The story of the week also seems to be that the FCC only knows how to stall. FCC is stalling on LightSquared, directly hindering wireless competition in America, and is stalling on AT&T's acquisition of spectrum, thus proving why AT&T must acquire T-Mobile to get the spectrum it needs to compete with Verizon.
Seton Motley also reminds us that the FCC isn't above lying to get its way, either. So don't forget this stalling the next time they complain that it's the market, not themselves, that's failing.
Verizon is copying AT&T to go after unauthorized tethering. Tethering is the practice of using your phone to give your computer, or anything else, Internet access. It's a quick way to burn lots of bandwidth, which is why both Verizon and AT&T charge for official services. But getting around that is easy, which is why both firms are now watching for and acting on evidence of people doing so. Turnabout's fair play, and if you're going to be clever, expect them to be clever back. The things some people will do to avoid paying for the bandwidth they use...

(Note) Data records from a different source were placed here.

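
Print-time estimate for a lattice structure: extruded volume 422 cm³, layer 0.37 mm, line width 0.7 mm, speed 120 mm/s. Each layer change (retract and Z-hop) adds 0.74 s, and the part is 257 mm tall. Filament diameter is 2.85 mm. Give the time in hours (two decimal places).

Bead cross-section = 0.37 × 0.7, so 0.259 mm².
Path length: 422000 mm³ / 0.259 mm² → 1629343.6 mm.
Time extruding = 1629343.6 / 120, so 13577.9 s.
Layers = ⌈257/0.37⌉ = 695.
Layer-change overhead: 695 × 0.74 → 514.3 s.
Altogether 13577.9 + 514.3 = 14092.2 s, i.e. 3.91 hours.

3.91 hours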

Free State Foundation proposes a moratorium on discriminatory wireless-only taxes. Sign me up. In fact, make it permanent.

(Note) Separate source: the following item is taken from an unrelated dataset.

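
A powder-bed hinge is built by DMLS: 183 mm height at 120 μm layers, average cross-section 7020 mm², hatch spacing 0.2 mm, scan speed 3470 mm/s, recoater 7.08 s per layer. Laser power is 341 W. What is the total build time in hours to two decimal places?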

Apple continues to fight patent troll Lodsys. Lodsys is a firm that produces nothing, exploits flaws in the patent process to patent the obvious, and then makes predatory lawsuits to make its profit. Apple is fighting back, as Lodsys is targeting App Store developers. Google talks the talk of being anti-software patent, but it's Apple that does the heavy lifting against a bad patent.
And now we close the night, and this Gathering week, with a link to Beyond Clause 8's take on patent trolling. Instead of discussing Lodsys, though, Eric Pender looks at a broader issue I've been talking about for a while. I claim that patent cross-licensing is the new interlocking directorate, which was the way corporations bonded together to create competition-limiting trusts before the Sherman Act. Pender suggests the DoJ will look at patents with anti-trust in mind.
I just hope they don't overstep their legal bounds. We may need legislation to limit patent trusts.